Creer en Obrador.

Publicado en Debate el domingo 13, mayo, 2018

En la imagen acto de Obrador en Guelatao, Oaxaca,

Isidro Galicia/ÁGORA DEBATE.

No se funda en una fidelidad dogmática y de fe.

Ni en una lealtad a ciegas y acrítica.

Andrés Manuel López Obrador, como todos los aspirantes presidenciales, registra en la narrativa signos de su personalidad, en la retórica del como concibe al país y en los hechos la manera de conceptualizar a la política.

Además de ser un político con aciertos y errores a lo largo de su historia en la vida pública de México, lo cierto es, que Obrador es el arquetipo de presidente que desean amplios sectores de la sociedad mexicana.

En el tercer periplo electoral del tabasqueño, el contexto marcó el sentido de las preferencias electorales a menos de 50 días de la cita hacia el primero de julio.

Si bien Obrador se colocó en el escenario nacional a partir de ser Jefe de Gobierno de la Ciudad de México en el 2000, la profunda caída en la confianza y credibilidad de los regímenes emanados del PAN y del PRI, escaló la imagen de Obrador como el opositor al sistema.

Quienes lo denostan, descalifican e insultan, deben asumir reflexiones autocríticas, sensatas y frías al momento de emitir opiniones sin sentido, irracionales y llenas de odio contra el candidato presidencial de Morena.

Obrador no gestó la profunda descomposición política y gubernamental de México.

La corrupción como un irruptor de la gobernanza nacional, significó el detonante del amplio hastío social.

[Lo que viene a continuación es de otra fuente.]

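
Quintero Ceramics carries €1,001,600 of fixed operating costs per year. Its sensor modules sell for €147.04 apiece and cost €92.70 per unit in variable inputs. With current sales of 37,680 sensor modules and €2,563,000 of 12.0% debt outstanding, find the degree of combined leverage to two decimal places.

At 37,680 units, contribution = 37,680 × €54.34 = €2,047,531.20.
EBIT = €2,047,531.20 − €1,001,600 = €1,045,931.20. Interest = €307,560.00.
DOL = €2,047,531.20 ÷ €1,045,931.20 = 1.9576; DFL = €1,045,931.20 ÷ €738,371.20 = 1.4165.
Combined leverage = 1.9576 × 1.4165 = 2.7729.

2.77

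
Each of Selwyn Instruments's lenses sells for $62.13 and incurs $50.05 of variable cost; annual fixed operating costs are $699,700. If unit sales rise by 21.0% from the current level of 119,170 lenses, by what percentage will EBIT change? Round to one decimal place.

+40.9%

Total contribution margin = 119,170 × $12.08 = $1,439,573.60.
EBIT = $1,439,573.60 − $699,700 = $739,873.60.
Degree of operating leverage = $1,439,573.60 / $739,873.60 = 1.9457.
%ΔEBIT = DOL × %ΔSales = 1.9457 × +21.0% = +40.9%.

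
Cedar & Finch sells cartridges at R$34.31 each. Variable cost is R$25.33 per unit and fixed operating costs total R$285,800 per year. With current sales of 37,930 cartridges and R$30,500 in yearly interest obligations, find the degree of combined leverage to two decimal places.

At 37,930 units, contribution = 37,930 × R$8.98 = R$340,611.40.
EBIT = R$340,611.40 − R$285,800 = R$54,811.40. Interest = R$30,500.00.
DOL = R$340,611.40 ÷ R$54,811.40 = 6.2142; DFL = R$54,811.40 ÷ R$24,311.40 = 2.2546.
Combined leverage = 6.2142 × 2.2546 = 14.0105.

14.01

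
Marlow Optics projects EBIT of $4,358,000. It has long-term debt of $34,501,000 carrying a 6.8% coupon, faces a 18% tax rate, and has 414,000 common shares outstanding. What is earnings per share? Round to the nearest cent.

$3.98

Interest = $2,346,068.00, so EBT = $4,358,000 − $2,346,068.00 = $2,011,932.00.
Net income = $2,011,932.00 × (1 − 0.18) = $1,649,784.24.
Per share: $1,649,784.24 / 414,000 shares = $3.98.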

Del repudio en contra de los partidos gobernantes y del consumado descrédito de las propias instituciones políticas.

Obrador no generó la crisis humanitaria y de seguridad pública.

Con cifras alucinantes y desproporcionadas de muertes y desaparecidos, México se colocó desde hace algunos años como una de las naciones más violentas, comparadas incluso, con países con un permanente flujo bélico.

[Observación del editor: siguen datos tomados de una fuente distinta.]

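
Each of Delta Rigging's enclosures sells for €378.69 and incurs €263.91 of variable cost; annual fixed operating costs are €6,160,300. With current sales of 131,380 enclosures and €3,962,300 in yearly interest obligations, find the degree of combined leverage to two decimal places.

3.04

At 131,380 units, contribution = 131,380 × €114.78 = €15,079,796.40.
Operating income = contribution − fixed costs = €15,079,796.40 − €6,160,300 = €8,919,496.40. Interest = €3,962,300.00.
DOL = €15,079,796.40 ÷ €8,919,496.40 = 1.6907; DFL = €8,919,496.40 ÷ €4,957,196.40 = 1.7993.
Combined leverage = 1.6907 × 1.7993 = 3.0421.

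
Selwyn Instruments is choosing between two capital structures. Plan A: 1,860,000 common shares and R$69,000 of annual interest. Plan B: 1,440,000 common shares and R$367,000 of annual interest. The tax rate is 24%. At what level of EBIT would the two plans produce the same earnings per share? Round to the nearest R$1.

R$1,388,714

Set EPS_A = EPS_B: (EBIT − R$69,000)(1 − 0.24) ÷ 1,860,000 = (EBIT − R$367,000)(1 − 0.24) ÷ 1,440,000.
Cancelling (1 − t) and cross-multiplying: 1,440,000·(EBIT − 69,000) = 1,860,000·(EBIT − 367,000).
EBIT × (1,860,000 − 1,440,000) = 367,000 × 1,860,000 − 69,000 × 1,440,000 = 583,260,000,000, so EBIT = 583,260,000,000 ÷ 420,000 = 1,388,714.29.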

Realidad que vulnera la paz pública y compromete cualquier política de pacificación social; situación que ahuyenta la inversión privada en estados y en las regiones del país, al no existir garantías de capitales. Con una economía emergente que empobrece y margina a millones de mexicanos año con año.

Ante los profundos desafíos nacionales, Obrador deberá definir su posición ante los retos actuales y del futuro para la nación.

Quienes aún lo observan como el enemigo público de México y quizá el peligro mítico de los mexicanos, sería prudente una sesuda reflexión, y que ésta, se oriente a la construcción de país en el gobierno y desde la oposición.

Quizá para los amlofóbicos hubiera sido otro y no Obrador quien capitalizara el enojo y descontento de los ciudadanos, ante la brutal falla de partidos y gobernantes que defraudaron la confianza de la sociedad.

Creer en Obrador no solo es la opción, es la salida.